Check for $\frac{0}{0}$ case: If both $\sin y = 0$ and $\cos x = 0$ , then $\frac{dx}{dy}$ would be indeterminate. $\sin y = 0 \implies y = 0, \pi$ . $\cos x = 0 \implies x = \frac{\pi}{2}, \frac{3\pi}{2}$ . Let's check if any of these combinations of $(x,y)$ satisfy the original equation $\sin x + \cos y = \frac{1}{2}$ :

$(\frac{\pi}{2}, 0)$ : $\sin(\frac{\pi}{2}) + \cos(0) = 1 + 1 = 2 \neq \frac{1}{2}$ . Not on the curve.

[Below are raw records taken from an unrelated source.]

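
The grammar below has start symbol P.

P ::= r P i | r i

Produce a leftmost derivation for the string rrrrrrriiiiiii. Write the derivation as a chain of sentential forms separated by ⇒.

P⇒rPi⇒rrPii⇒rrrPiii⇒rrrrPiiii⇒rrrrrPiiiii⇒rrrrrrPiiiiii⇒rrrrrrriiiiiii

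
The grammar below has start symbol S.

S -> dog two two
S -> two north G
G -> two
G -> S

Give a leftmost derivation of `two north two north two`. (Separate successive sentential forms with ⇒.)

S ⇒ two north G   [S -> two north G]
two north G ⇒ two north S   [G -> S]
two north S ⇒ two north two north G   [S -> two north G]
two north two north G ⇒ two north two north two   [G -> two]

S ⇒ two north G ⇒ two north S ⇒ two north two north G ⇒ two north two north two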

$(\frac{\pi}{2}, \pi)$ : $\sin(\frac{\pi}{2}) + \cos(\pi) = 1 - 1 = 0 \neq \frac{1}{2}$ . Not on the curve.
$(\frac{3\pi}{2}, 0)$ : $\sin(\frac{3\pi}{2}) + \cos(0) = -1 + 1 = 0 \neq \frac{1}{2}$ . Not on the curve.
$(\frac{3\pi}{2}, \pi)$ : $\sin(\frac{3\pi}{2}) + \cos(\pi) = -1 - 1 = -2 \neq \frac{1}{2}$ . Not on the curve. Since none of these points are on the curve, the condition $\cos x \neq 0$ is implicitly satisfied for the points we found.

In summary, the only points on the curve where the tangent is parallel to the y-axis are $\left(\frac{7\pi}{6}, 0\right)$ and $\left(\frac{11\pi}{6}, 0\right)$ . The number of such points is 2.